Question de Mme HARRIBEY Laurence (Gironde - SER) publiée le 07/03/2024

Mme Laurence Harribey attire l'attention de M. le garde des sceaux, ministre de la justice, sur l'article 1186 du code de procédure civile.

Selon cet article qui concerne les procédures d'assistance éducative : « Le mineur capable de discernement, les parents, le tuteur ou la personne ou le représentant du service à qui l'enfant a été confié peuvent faire choix d'un conseil ou demander au juge que le bâtonnier leur en désigne un d'office. [...]. »

Le juge des enfants n'est donc aujourd'hui pas en mesure de désigner un avocat lors d'une telle procédure, même si cela lui paraît nécessaire, puisque l'avocat ne peut être désigné que pour un enfant reconnu capable de discernement.

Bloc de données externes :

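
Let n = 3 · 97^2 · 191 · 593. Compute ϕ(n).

φ(3) = 3 − 1 = 2.
φ(97^2) = 97^2 − 97^1 = 9409 − 97 = 9312.
φ(191) = 191 − 1 = 190.
φ(593) = 593 − 1 = 592.
φ(3197074701) = 2 × 9312 × 190 × 592 = 2094827520.

2094827520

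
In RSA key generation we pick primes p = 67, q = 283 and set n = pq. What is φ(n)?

18612

φ(18961) = 18961 · (1 − 1/67) · (1 − 1/283)
       = 18961 · 18612/18961 = 18612.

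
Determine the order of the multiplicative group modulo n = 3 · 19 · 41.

φ(3) = 3 − 1 = 2.
φ(19) = 19 − 1 = 18.
φ(41) = 41 − 1 = 40.
Since φ is multiplicative, φ(2337) = 2 · 18 · 40 = 1440.

1440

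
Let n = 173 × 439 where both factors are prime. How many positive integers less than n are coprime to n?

For distinct primes, φ(pq) = (p−1)(q−1) = 172 × 438 = 75336.

75336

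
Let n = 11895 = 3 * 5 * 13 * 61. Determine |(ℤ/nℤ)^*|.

φ(3) = 3 − 1 = 2.
φ(5) = 5 − 1 = 4.
φ(13) = 13 − 1 = 12.
φ(61) = 61 − 1 = 60.
Since φ is multiplicative, φ(11895) = 2 · 4 · 12 · 60 = 5760.

5760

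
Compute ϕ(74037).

First factor: 74037 = 3 * 23 * 29 * 37.
φ(3) = 3 − 1 = 2.
φ(23) = 23 − 1 = 22.
φ(29) = 29 − 1 = 28.
φ(37) = 37 − 1 = 36.
Since φ is multiplicative, φ(74037) = 2 · 22 · 28 · 36 = 44352.

44352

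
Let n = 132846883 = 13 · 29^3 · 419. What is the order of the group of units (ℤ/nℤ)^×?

φ(132846883) = 132846883 · (1 − 1/13) · (1 − 1/29) · (1 − 1/419)
       = 132846883 · 140448/157963 = 118116768.

118116768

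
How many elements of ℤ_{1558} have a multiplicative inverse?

720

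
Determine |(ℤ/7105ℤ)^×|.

Factor 7105: 7105 = 5 · 7**2 · 29.
φ(7105) = 7105 · (1 − 1/5) · (1 − 1/7) · (1 − 1/29)
       = 7105 · 672/1015 = 4704.

4704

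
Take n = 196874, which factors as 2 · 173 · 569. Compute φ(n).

97696

φ(2) = 2 − 1 = 1.
φ(173) = 173 − 1 = 172.
φ(569) = 569 − 1 = 568.
Since φ is multiplicative, φ(196874) = 1 · 172 · 568 = 97696.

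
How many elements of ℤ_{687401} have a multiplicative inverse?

522720

Prime factorization: 687401 = 11^2 · 13 · 19 · 23.
φ(687401) = 687401 · (1 − 1/11) · (1 − 1/13) · (1 − 1/19) · (1 − 1/23)
       = 687401 · 47520/62491 = 522720.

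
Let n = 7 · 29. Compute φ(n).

168

φ(7) = 7 − 1 = 6.
φ(29) = 29 − 1 = 28.
φ(203) = 6 × 28 = 168.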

Si l'assistance de l'enfant par avocat est obligatoire depuis 1993 dans toute procédure pénale le concernant et depuis 2016 lors des gardes à vue de mineurs, elle est optionnelle pour les enfants capables de discernement ou proscrite pour les enfants non capables de discernement en assistance éducative qui constitue pourtant la pierre angulaire de la protection de l'enfance en danger. Cet état du droit va à l'encontre des articles 2, 3 et 9 de la convention internationale des droits de l'enfant de 1989 qui donnent à l'intérêt supérieur de l'enfant et à son droit d'exprimer ses opinions des applications pratiques.

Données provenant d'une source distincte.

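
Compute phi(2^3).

4

φ(2^3) = 2^3 − 2^2 = 8 − 4 = 4.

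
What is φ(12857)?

11088

12857 = 13 · 23 · 43.
φ(13) = 13 − 1 = 12.
φ(23) = 23 − 1 = 22.
φ(43) = 43 − 1 = 42.
φ(12857) = 12 × 22 × 42 = 11088.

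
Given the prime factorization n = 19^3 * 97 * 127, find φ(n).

φ(84496021) = 84496021 · (1 − 1/19) · (1 − 1/97) · (1 − 1/127)
       = 84496021 · 217728/234061 = 78599808.

78599808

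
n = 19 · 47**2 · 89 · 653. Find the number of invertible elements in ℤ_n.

φ(2439228607) = 2439228607 · (1 − 1/19) · (1 − 1/47) · (1 − 1/89) · (1 − 1/653)
       = 2439228607 · 47507328/51898481 = 2232844416.

2232844416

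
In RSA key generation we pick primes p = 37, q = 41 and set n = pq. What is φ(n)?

φ(37) = 37 − 1 = 36.
φ(41) = 41 − 1 = 40.
Multiply: 36 · 40 = 1440.

1440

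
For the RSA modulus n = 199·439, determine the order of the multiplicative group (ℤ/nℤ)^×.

86724

φ(pq) = (p−1)(q−1) = 198 · 438 = 86724.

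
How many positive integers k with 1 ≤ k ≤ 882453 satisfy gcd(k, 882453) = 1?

464640

882453 = 3 · 11^3 · 13 · 17.
φ(3) = 3 − 1 = 2.
φ(11^3) = 11^3 − 11^2 = 1331 − 121 = 1210.
φ(13) = 13 − 1 = 12.
φ(17) = 17 − 1 = 16.
φ(882453) = 2 × 1210 × 12 × 16 = 464640.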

Au tribunal pour enfants de Nanterre, des juges et des avocats ont initié une nouvelle pratique dès mai 2020 : la désignation systématique d'un avocat pour chaque enfant, qu'il soit ou non capable de discernement, dont la justice est saisie en assistance éducative. Cette initiative est née d'une volonté de prendre en compte de façon effective la parole de chaque enfant et de garantir l'effectivité de ses droits.

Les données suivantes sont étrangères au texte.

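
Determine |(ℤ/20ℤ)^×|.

8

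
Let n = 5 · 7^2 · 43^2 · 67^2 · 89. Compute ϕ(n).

118066975488

φ(180985010605) = 180985010605 · (1 − 1/5) · (1 − 1/7) · (1 − 1/43) · (1 − 1/67) · (1 − 1/89)
       = 180985010605 · 5854464/8974315 = 118066975488.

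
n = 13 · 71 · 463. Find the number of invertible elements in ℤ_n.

φ(13) = 13 − 1 = 12.
φ(71) = 71 − 1 = 70.
φ(463) = 463 − 1 = 462.
Since φ is multiplicative, φ(427349) = 12 · 70 · 462 = 388080.

388080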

Après presque trois ans, magistrats et avocats constatent que cette expérimentation va dans le bon sens, en ce qu'elle a permis aux enfants concernés de créer un lien de confiance avec un avocat spécialement formé à recueillir et restituer leur parole et d'assurer leur suivi en les accompagnant tout au long des procédures qui les touchent.

Elle lui demande quelle est sa position quant à une systématisation de cette expérimentation, soutenue depuis des années par le groupe socialiste par voie d'amendements.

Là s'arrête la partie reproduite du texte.